Abraham and God had a special relationship, a covenant relationship, not unlike the covenant God made with Noah in last Sunday’s first reading. In God’s covenant, Abraham’s name was changed from Abram, and his trust in God was unshakable. For us, we do not need to interpret the genre of Genesis literally. It is enough for us to come away from the reading catching a glimpse of that kind of trust which is willing to do anything that God asks, knowing, trusting, that it could only be something that is in accord with God’s will. It is the kind of trust echoed in our second reading from Paul’s letter to the Romans: “If God is for us, who can be against us?” God’s promises to Abraham – “in your descendants all the nations of the earth shall find blessing” – in the Son who would be delivered up to death, that all might enjoy eternal life.
Today’s gospel account of the Transfiguration gives us, and more importantly the disciples, a glimpse of the glory to be revealed during Jesus’ earthly life. The Transfiguration in Mark’s gospel happens only six days after Jesus first speaks of His coming Passion (Mk 8:30f.), something we recall that made Peter very unsettled. It is not improper to see in Jesus’ Transfiguration before Peter, James, and John, a balance to the disturbing (and not fully understood) first prediction of His suffering and death.
Australian Cistercian, Michael Casey, points out that “in standard icons of the Transfiguration, mostly following the sixth-century representation in the apse of Saint Catherine’s Monastery at Sinai, there is a clear division between the top half and the lower. In the upper portion of the icon, the glorified Jesus is shown accompanied by Moses and Elijah. Beneath this, the three disciples are depicted, each in a distinctive attitude.

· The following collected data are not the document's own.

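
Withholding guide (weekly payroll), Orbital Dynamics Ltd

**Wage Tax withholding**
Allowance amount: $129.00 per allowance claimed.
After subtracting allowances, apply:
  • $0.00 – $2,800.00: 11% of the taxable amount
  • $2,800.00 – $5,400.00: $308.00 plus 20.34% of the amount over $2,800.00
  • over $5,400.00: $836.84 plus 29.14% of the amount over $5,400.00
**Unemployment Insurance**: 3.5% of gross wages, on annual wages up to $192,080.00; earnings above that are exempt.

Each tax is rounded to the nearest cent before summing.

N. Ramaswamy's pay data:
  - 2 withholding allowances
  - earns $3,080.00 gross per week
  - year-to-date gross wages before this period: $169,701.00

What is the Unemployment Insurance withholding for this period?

$107.80

Unemployment Insurance: 3.5% × $3,080.00 = $107.80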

Peter is shown gazing upward in an embodiment of his words, “It is good for us to be here.” Another disciple is shown confused and falling away, often depicted as losing a sandal in the process. The third is beginning to run away. Three responses: delight, fright, flight.Whenever we are touched by an outreaching of the spiritual world our response is not dissimilar to that of the disciples.”
Imagine being present on Mount Tabor to witness this transformation of the ordinary guy from Nazareth. We too might vacillate between delight, fright, and flight, for it would be nothing like anything we had ever seen before. Had the disciples been standing by the side of the River Jordan at Jesus’s baptism, they might have seen the similarities between the voice from heaven which proclaimed, “This is my beloved Son,” and they were already doing their best to “listen to Him!” The delight of Peter would have set up three tents for Jesus, Moses, and Elijah, for then Peter and the others could wallow in the joy-filled moment indefinitely. But the moment was over, and it was time to go back down the mountain, keeping to themselves this extraordinary moment.
The time for witnessing is off the glorious mountain. The time for witnessing is in the dirty and dusty roads of Galilee that will lead Jesus and the disciples to Jerusalem, where the fulfillment of God’s plan, conceived in eternity, would come to fruition. Who wouldn’t want to wallow in the more glorious, more joyful moments of life, but the challenges the world offers gives us the best moments to give witness, for there the unflinching trust shown by Abraham in his God, is the same trust displayed by the apostles and saints who have gone before us. Our encounters with Jesus are only meant to bring “delight,” not “fright” or “flight,” and we have the opportunity to draw as close to our awesome God as is humanly possible in the Eucharist. When the pandemic ends, and it will end, perhaps we will have a better appreciation of the precious opportunity we have in the Eucharist to bolster our faith and strengthen our trust in the God who saved Isaac from the knife, and the God who saves us from all that could harm us.